Last night was spent in Vicar Street in the company of Christy Moore and his audience.
And I don’t want to exaggerate but it in my restrained and unbiased opinion, it was one of the most electrifying nights in the history of showbusiness.
When people ask what are the best gigs I have ever attended the answer is simple – Bruce Springsteen in Limerick, and Dolly Parton in Cork. Bruce Springsteen was surprising – I know many of this songs but I have never been a megafan – he’s the type of artist that I tended to forget about. However three years ago he played a concert in Thomond Park Rugby stadium in July. The sun was shining, it was a beautiful evening and Bruce played a four hour set. All the stars aligned for him that night – the weather, location, backing band, audience. I exited the show as a true believer.
Dolly Parton in the Marquee in Cork was a better known prospect for me – having been a lifelong Dolly devotee I expected greatness. And she didn’t disappoint – she played about seven different instruments; glistened like an interior decorator’s worst nightmare – she was a shimmering, rhinestone, glitterball. Her downhome tales of simple living in the Tennessee Mountains were clearly part of the patter but they sounded completely fresh and as if she were telling them to me personally. And the songs – stone cold classics to the last.
I knew that Christy was going to be good – people tend to speak about him in awed reverence. He’s known for taking his concerts seriously – the bar is closed throughout the show and people are only allowed enter and exit during breaks between songs. And he doesn’t appreciate an audience that is too vocal in its appreciation – last night he singled out a group of rowdies and asked them straight out if they thought they were at a show where they were allowed chat among themselves. Not a peep was heard from them for the rest of the gig.

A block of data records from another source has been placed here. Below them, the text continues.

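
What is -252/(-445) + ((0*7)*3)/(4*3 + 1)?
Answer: 252/445 ≈ 0.56629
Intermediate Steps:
-252/(-445) + ((0*7)*3)/(4*3 + 1) = -252*(-1/445) + (0*3)/(12 + 1) = 252/445 + 0/13 = 252/445 + 0*(1/13) = 252/445 + 0 = 252/445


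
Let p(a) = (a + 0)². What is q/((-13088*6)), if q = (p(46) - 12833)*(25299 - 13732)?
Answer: 123963539/78528 ≈ 1578.6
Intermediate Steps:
p(a) = a²
q = -123963539 (q = (46² - 12833)*(25299 - 13732) = (2116 - 12833)*11567 = -10717*11567 = -123963539)
q/((-13088*6)) = -123963539/((-13088*6)) = -123963539/(-78528) = -123963539*(-1/78528) = 123963539/78528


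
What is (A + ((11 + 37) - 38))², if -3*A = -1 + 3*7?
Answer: 100/9 ≈ 11.111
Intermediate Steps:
A = -20/3 (A = -(-1 + 3*7)/3 = -(-1 + 21)/3 = -⅓*20 = -20/3 ≈ -6.6667)
(A + ((11 + 37) - 38))² = (-20/3 + ((11 + 37) - 38))² = (-20/3 + (48 - 38))² = (-20/3 + 10)² = (10/3)² = 100/9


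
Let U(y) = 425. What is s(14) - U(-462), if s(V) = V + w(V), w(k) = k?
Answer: -397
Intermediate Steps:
s(V) = 2*V (s(V) = V + V = 2*V)
s(14) - U(-462) = 2*14 - 1*425 = 28 - 425 = -397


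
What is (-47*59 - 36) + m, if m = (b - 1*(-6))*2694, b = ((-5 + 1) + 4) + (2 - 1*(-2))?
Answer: 24131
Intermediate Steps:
b = 4 (b = (-4 + 4) + (2 + 2) = 0 + 4 = 4)
m = 26940 (m = (4 - 1*(-6))*2694 = (4 + 6)*2694 = 10*2694 = 26940)
(-47*59 - 36) + m = (-47*59 - 36) + 26940 = (-2773 - 36) + 26940 = -2809 + 26940 = 24131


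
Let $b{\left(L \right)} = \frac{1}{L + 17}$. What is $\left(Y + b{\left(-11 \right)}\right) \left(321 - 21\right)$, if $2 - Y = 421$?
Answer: $-125650$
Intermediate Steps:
$Y = -419$ ($Y = 2 - 421 = -419$)
$b{\left(L \right)} = \frac{1}{17 + L}$
$\left(Y + b{\left(-11 \right)}\right) \left(321 - 21\right) = \left(-419 + \frac{1}{17 - 11}\right) \left(321 - 21\right) = \left(-419 + \frac{1}{6}\right) 300 = \left(- \frac{2513}{6}\right) 300 = -125650$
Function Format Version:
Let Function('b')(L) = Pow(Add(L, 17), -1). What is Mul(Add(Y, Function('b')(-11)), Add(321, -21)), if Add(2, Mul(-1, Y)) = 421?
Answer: -125650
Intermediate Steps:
Y = -419 (Y = Add(2, Mul(-1, 421)) = Add(2, -421) = -419)
Function('b')(L) = Pow(Add(17, L), -1)
Mul(Add(Y, Function('b')(-11)), Add(321, -21)) = Mul(Add(-419, Pow(Add(17, -11), -1)), Add(321, -21)) = Mul(Add(-419, Pow(6, -1)), 300) = Mul(Add(-419, Rational(1, 6)), 300) = Mul(Rational(-2513, 6), 300) = -125650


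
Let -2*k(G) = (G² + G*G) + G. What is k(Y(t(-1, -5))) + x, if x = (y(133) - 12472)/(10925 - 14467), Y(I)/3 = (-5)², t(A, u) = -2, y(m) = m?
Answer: -10022118/1771 ≈ -5659.0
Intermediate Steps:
Y(I) = 75 (Y(I) = 3*(-5)² = 3*25 = 75)
k(G) = -G² - G/2 (k(G) = -((G² + G*G) + G)/2 = -((G² + G²) + G)/2 = -(2*G² + G)/2 = -(G + 2*G²)/2 = -G² - G/2)
x = 12339/3542 (x = (133 - 12472)/(10925 - 14467) = -12339/(-3542) = -12339*(-1/3542) = 12339/3542 ≈ 3.4836)
k(Y(t(-1, -5))) + x = -1*75*(½ + 75) + 12339/3542 = -1*75*151/2 + 12339/3542 = -11325/2 + 12339/3542 = -10022118/1771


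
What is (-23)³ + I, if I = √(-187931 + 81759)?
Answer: -12167 + 2*I*√26543 ≈ -12167.0 + 325.84*I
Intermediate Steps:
I = 2*I*√26543 (I = √(-106172) = 2*I*√26543 ≈ 325.84*I)
(-23)³ + I = (-23)³ + 2*I*√26543 = -12167 + 2*I*√26543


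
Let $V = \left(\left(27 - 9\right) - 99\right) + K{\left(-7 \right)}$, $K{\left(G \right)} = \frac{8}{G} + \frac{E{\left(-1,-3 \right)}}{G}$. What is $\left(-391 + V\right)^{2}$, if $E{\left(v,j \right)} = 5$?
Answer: $\frac{11002489}{49} \approx 2.2454 \cdot 10^{5}$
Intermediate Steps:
$K{\left(G \right)} = \frac{13}{G}$ ($K{\left(G \right)} = \frac{8}{G} + \frac{5}{G} = \frac{13}{G}$)
$V = - \frac{580}{7}$ ($V = \left(\left(27 - 9\right) - 99\right) + \frac{13}{-7} = \left(\left(27 - 9\right) - 99\right) + 13 \left(- \frac{1}{7}\right) = \left(18 - 99\right) - \frac{13}{7} = -81 - \frac{13}{7} = - \frac{580}{7} \approx -82.857$)
$\left(-391 + V\right)^{2} = \left(-391 - \frac{580}{7}\right)^{2} = \left(- \frac{3317}{7}\right)^{2} = \frac{11002489}{49}$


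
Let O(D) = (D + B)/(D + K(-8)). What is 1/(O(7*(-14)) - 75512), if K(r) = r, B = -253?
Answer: -106/8003921 ≈ -1.3244e-5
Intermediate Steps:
O(D) = (-253 + D)/(-8 + D) (O(D) = (D - 253)/(D - 8) = (-253 + D)/(-8 + D))
1/(O(7*(-14)) - 75512) = 1/((-253 + 7*(-14))/(-8 + 7*(-14)) - 75512) = 1/((-253 - 98)/(-8 - 98) - 75512) = 1/(-351/(-106) - 75512) = 1/(-1/106*(-351) - 75512) = 1/(351/106 - 75512) = 1/(-8003921/106) = -106/8003921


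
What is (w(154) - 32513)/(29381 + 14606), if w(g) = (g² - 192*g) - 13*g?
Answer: -40367/43987 ≈ -0.91770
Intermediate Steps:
w(g) = g² - 205*g
(w(154) - 32513)/(29381 + 14606) = (154*(-205 + 154) - 32513)/(29381 + 14606) = (154*(-51) - 32513)/43987 = (-7854 - 32513)*(1/43987) = -40367*1/43987 = -40367/43987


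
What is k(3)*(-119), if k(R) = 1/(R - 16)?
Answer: 119/13 ≈ 9.1538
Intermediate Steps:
k(R) = 1/(-16 + R)
k(3)*(-119) = -119/(-16 + 3) = -119/(-13) = -1/13*(-119) = 119/13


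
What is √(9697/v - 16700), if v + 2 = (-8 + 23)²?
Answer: I*√828311869/223 ≈ 129.06*I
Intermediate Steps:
v = 223 (v = -2 + (-8 + 23)² = -2 + 15² = -2 + 225 = 223)
√(9697/v - 16700) = √(9697/223 - 16700) = √(-3714403/223) = I*√828311869/223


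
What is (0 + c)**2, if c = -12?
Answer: 144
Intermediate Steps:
(0 + c)**2 = (0 - 12)**2 = (-12)**2 = 144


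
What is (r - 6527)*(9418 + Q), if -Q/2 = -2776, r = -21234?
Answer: -415582170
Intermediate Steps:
Q = 5552 (Q = -2*(-2776) = 5552)
(r - 6527)*(9418 + Q) = (-21234 - 6527)*(9418 + 5552) = -27761*14970 = -415582170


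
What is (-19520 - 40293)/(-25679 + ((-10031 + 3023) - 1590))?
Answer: 59813/34277 ≈ 1.7450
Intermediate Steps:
(-19520 - 40293)/(-25679 + ((-10031 + 3023) - 1590)) = -59813/(-25679 + (-7008 - 1590)) = -59813/(-25679 - 8598) = -59813/(-34277) = -59813*(-1/34277) = 59813/34277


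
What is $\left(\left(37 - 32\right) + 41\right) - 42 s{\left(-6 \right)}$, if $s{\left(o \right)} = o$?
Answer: $298$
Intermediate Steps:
$\left(\left(37 - 32\right) + 41\right) - 42 s{\left(-6 \right)} = \left(\left(37 - 32\right) + 41\right) - -252 = \left(5 + 41\right) + 252 = 46 + 252 = 298$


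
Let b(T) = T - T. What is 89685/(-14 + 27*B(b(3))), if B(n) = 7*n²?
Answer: -89685/14 ≈ -6406.1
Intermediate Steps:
b(T) = 0
89685/(-14 + 27*B(b(3))) = 89685/(-14 + 27*(7*0²)) = 89685/(-14 + 27*(7*0)) = 89685/(-14 + 27*0) = 89685/(-14 + 0) = 89685/(-14) = 89685*(-1/14) = -89685/14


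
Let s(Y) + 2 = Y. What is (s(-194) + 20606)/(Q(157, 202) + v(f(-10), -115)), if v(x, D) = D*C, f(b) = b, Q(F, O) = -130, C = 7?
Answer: -4082/187 ≈ -21.829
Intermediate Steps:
s(Y) = -2 + Y
v(x, D) = 7*D (v(x, D) = D*7 = 7*D)
(s(-194) + 20606)/(Q(157, 202) + v(f(-10), -115)) = ((-2 - 194) + 20606)/(-130 + 7*(-115)) = (-196 + 20606)/(-130 - 805) = 20410/(-935) = 20410*(-1/935) = -4082/187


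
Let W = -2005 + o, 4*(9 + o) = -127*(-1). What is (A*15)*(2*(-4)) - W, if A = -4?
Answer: 9849/4 ≈ 2462.3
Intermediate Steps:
o = 91/4 (o = -9 + (-127*(-1))/4 = -9 + (1/4)*127 = -9 + 127/4 = 91/4 ≈ 22.750)
W = -7929/4 (W = -2005 + 91/4 = -7929/4 ≈ -1982.3)
(A*15)*(2*(-4)) - W = (-4*15)*(2*(-4)) - 1*(-7929/4) = -60*(-8) + 7929/4 = 480 + 7929/4 = 9849/4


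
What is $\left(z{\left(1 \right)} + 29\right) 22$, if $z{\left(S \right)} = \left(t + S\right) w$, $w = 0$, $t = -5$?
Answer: $638$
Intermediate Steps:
$z{\left(S \right)} = 0$ ($z{\left(S \right)} = \left(-5 + S\right) 0 = 0$)
$\left(z{\left(1 \right)} + 29\right) 22 = \left(0 + 29\right) 22 = 29 \cdot 22 = 638$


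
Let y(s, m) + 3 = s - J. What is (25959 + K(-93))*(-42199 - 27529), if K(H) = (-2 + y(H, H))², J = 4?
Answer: -2535519264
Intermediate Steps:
y(s, m) = -7 + s (y(s, m) = -3 + (s - 1*4) = -3 + (s - 4) = -3 + (-4 + s) = -7 + s)
K(H) = (-9 + H)² (K(H) = (-2 + (-7 + H))² = (-9 + H)²)
(25959 + K(-93))*(-42199 - 27529) = (25959 + (-9 - 93)²)*(-42199 - 27529) = (25959 + (-102)²)*(-69728) = (25959 + 10404)*(-69728) = 36363*(-69728) = -2535519264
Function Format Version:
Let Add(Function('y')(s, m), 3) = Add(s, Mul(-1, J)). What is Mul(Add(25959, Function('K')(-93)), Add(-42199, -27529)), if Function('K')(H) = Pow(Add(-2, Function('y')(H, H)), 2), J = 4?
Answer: -2535519264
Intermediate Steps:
Function('y')(s, m) = Add(-7, s) (Function('y')(s, m) = Add(-3, Add(s, Mul(-1, 4))) = Add(-3, Add(s, -4)) = Add(-3, Add(-4, s)) = Add(-7, s))
Function('K')(H) = Pow(Add(-9, H), 2) (Function('K')(H) = Pow(Add(-2, Add(-7, H)), 2) = Pow(Add(-9, H), 2))
Mul(Add(25959, Function('K')(-93)), Add(-42199, -27529)) = Mul(Add(25959, Pow(Add(-9, -93), 2)), Add(-42199, -27529)) = Mul(Add(25959, Pow(-102, 2)), -69728) = Mul(Add(25959, 10404), -69728) = Mul(36363, -69728) = -2535519264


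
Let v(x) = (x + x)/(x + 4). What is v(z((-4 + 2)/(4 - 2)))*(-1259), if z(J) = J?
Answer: 2518/3 ≈ 839.33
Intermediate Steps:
v(x) = 2*x/(4 + x) (v(x) = (2*x)/(4 + x) = 2*x/(4 + x))
v(z((-4 + 2)/(4 - 2)))*(-1259) = (2*((-4 + 2)/(4 - 2))/(4 + (-4 + 2)/(4 - 2)))*(-1259) = (2*(-2/2)/(4 - 2/2))*(-1259) = (2*(-2*½)/(4 - 2*½))*(-1259) = (2*(-1)/(4 - 1))*(-1259) = (2*(-1)/3)*(-1259) = (2*(-1)*(⅓))*(-1259) = -⅔*(-1259) = 2518/3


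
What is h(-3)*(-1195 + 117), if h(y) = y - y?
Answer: 0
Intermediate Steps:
h(y) = 0
h(-3)*(-1195 + 117) = 0*(-1195 + 117) = 0*(-1078) = 0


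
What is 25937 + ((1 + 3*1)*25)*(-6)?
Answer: 25337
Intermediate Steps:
25937 + ((1 + 3*1)*25)*(-6) = 25937 + ((1 + 3)*25)*(-6) = 25937 + (4*25)*(-6) = 25937 + 100*(-6) = 25937 - 600 = 25337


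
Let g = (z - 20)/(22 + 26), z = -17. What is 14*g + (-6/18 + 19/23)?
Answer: -1895/184 ≈ -10.299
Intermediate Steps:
g = -37/48 (g = (-17 - 20)/(22 + 26) = -37/48 ≈ -0.77083)
14*g + (-6/18 + 19/23) = 14*(-37/48) + (-6/18 + 19/23) = -259/24 + (-6*1/18 + 19*(1/23)) = -259/24 + (-⅓ + 19/23) = -259/24 + 34/69 = -1895/184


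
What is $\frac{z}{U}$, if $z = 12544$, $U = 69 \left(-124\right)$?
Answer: $- \frac{3136}{2139} \approx -1.4661$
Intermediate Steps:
$U = -8556$
$\frac{z}{U} = \frac{12544}{-8556} = 12544 \left(- \frac{1}{8556}\right) = - \frac{3136}{2139}$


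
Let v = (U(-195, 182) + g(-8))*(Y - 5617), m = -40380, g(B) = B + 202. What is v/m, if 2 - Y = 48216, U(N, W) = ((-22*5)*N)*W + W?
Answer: 52542770339/10095 ≈ 5.2048e+6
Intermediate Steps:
U(N, W) = W - 110*N*W (U(N, W) = (-110*N)*W + W = -110*N*W + W = W - 110*N*W)
g(B) = 202 + B
Y = -48214 (Y = 2 - 1*48216 = 2 - 48216 = -48214)
v = -210171081356 (v = (182*(1 - 110*(-195)) + (202 - 8))*(-48214 - 5617) = (182*(1 + 21450) + 194)*(-53831) = (182*21451 + 194)*(-53831) = (3904082 + 194)*(-53831) = 3904276*(-53831) = -210171081356)
v/m = -210171081356/(-40380) = -210171081356*(-1/40380) = 52542770339/10095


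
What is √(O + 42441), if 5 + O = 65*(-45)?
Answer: √39511 ≈ 198.77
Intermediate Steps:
O = -2930 (O = -5 + 65*(-45) = -5 - 2925 = -2930)
√(O + 42441) = √(-2930 + 42441) = √39511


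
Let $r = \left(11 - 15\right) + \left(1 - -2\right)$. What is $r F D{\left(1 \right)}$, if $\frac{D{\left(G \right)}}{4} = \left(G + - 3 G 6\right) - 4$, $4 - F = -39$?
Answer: $3612$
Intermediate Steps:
$F = 43$ ($F = 4 - -39 = 4 + 39 = 43$)
$r = -1$ ($r = -4 + \left(1 + 2\right) = -4 + 3 = -1$)
$D{\left(G \right)} = -16 - 68 G$ ($D{\left(G \right)} = 4 \left(\left(G + - 3 G 6\right) - 4\right) = 4 \left(\left(G - 18 G\right) - 4\right) = 4 \left(- 17 G - 4\right) = 4 \left(-4 - 17 G\right) = -16 - 68 G$)
$r F D{\left(1 \right)} = \left(-1\right) 43 \left(-16 - 68\right) = - 43 \left(-16 - 68\right) = \left(-43\right) \left(-84\right) = 3612$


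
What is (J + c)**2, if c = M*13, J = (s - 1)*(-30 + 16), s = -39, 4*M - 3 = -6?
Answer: 4844401/16 ≈ 3.0278e+5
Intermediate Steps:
M = -3/4 (M = 3/4 + (1/4)*(-6) = 3/4 - 3/2 = -3/4 ≈ -0.75000)
J = 560 (J = (-39 - 1)*(-30 + 16) = -40*(-14) = 560)
c = -39/4 (c = -3/4*13 = -39/4 ≈ -9.7500)
(J + c)**2 = (560 - 39/4)**2 = (2201/4)**2 = 4844401/16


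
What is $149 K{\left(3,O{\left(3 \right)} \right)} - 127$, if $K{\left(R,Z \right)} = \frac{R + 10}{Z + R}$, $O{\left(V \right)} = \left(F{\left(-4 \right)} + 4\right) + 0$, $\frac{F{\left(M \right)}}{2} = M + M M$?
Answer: $- \frac{2000}{31} \approx -64.516$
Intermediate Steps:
$F{\left(M \right)} = 2 M + 2 M^{2}$ ($F{\left(M \right)} = 2 \left(M + M M\right) = 2 \left(M + M^{2}\right) = 2 M + 2 M^{2}$)
$O{\left(V \right)} = 28$ ($O{\left(V \right)} = \left(2 \left(-4\right) \left(1 - 4\right) + 4\right) + 0 = \left(2 \left(-4\right) \left(-3\right) + 4\right) + 0 = \left(24 + 4\right) + 0 = 28 + 0 = 28$)
$K{\left(R,Z \right)} = \frac{10 + R}{R + Z}$
$149 K{\left(3,O{\left(3 \right)} \right)} - 127 = 149 \frac{10 + 3}{3 + 28} - 127 = 149 \cdot \frac{1}{31} \cdot 13 - 127 = 149 \cdot \frac{13}{31} - 127 = \frac{1937}{31} - 127 = - \frac{2000}{31}$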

I don’t know why I previously regarded Christy as somewhat of a novelty act – probably to do with the fact that I became aware of him when I was about twelve when he had a hit with ‘Don’t forget your shovel if you want to go to work.’ That sounded like a jolly, jokey caper to my innocent ears. It was only years later that I realised it was a song about Irish emigrant brickies in London.
There seemed to be an atmosphere of pining for home in a lot of his songs – many of which tell the tales of the emigrant in their new homes in a foreign land, dreaming of the old days in the old country. And it was incredibly sad.
I don’t know why I found it to be so sad, seeing as I’m sort of the reverse side of these emigrant songs. I used to dream about being in Ireland when I lived away, until one day I decided to stop daydreaming, so I packed my bags and returned, late last year.
I suppose the reality of the return was the wake-up call that I was not expecting. The rose-tinted, romantic image of the homeland was a fantasy. Real life is not bad by any means, but while I was away I was dreaming of a place that probably never existed in reality. Because if I am honest, I ran out of the country as fast as my stubby little legs could carry me. I wasn’t fleeing famine or unemployment or starvation or oppression. I was champing at the bit to leave. Tobe anywhere but here. Anywhere was better than Ireland I thought – more liberal; more free; and a lot more gay.
While I was away the homeland became romanticised, when I began to understand that Amsterdam was no more a paradise than Dublin was. Now that I’m back, I understand that the place I missed only existed in my head. And to further complicate matters I also now miss the country I returned from.
But the way Christy captured those conflicting desires and wishes was quite gutwrenching. I even welled up once or twice – no one could see me so it was safe to do so. It was an absolutely stunning concert.
There’s no place like home, and especially when you don’t know where home is any more.
So it’s probably good to simply keep getting on with it.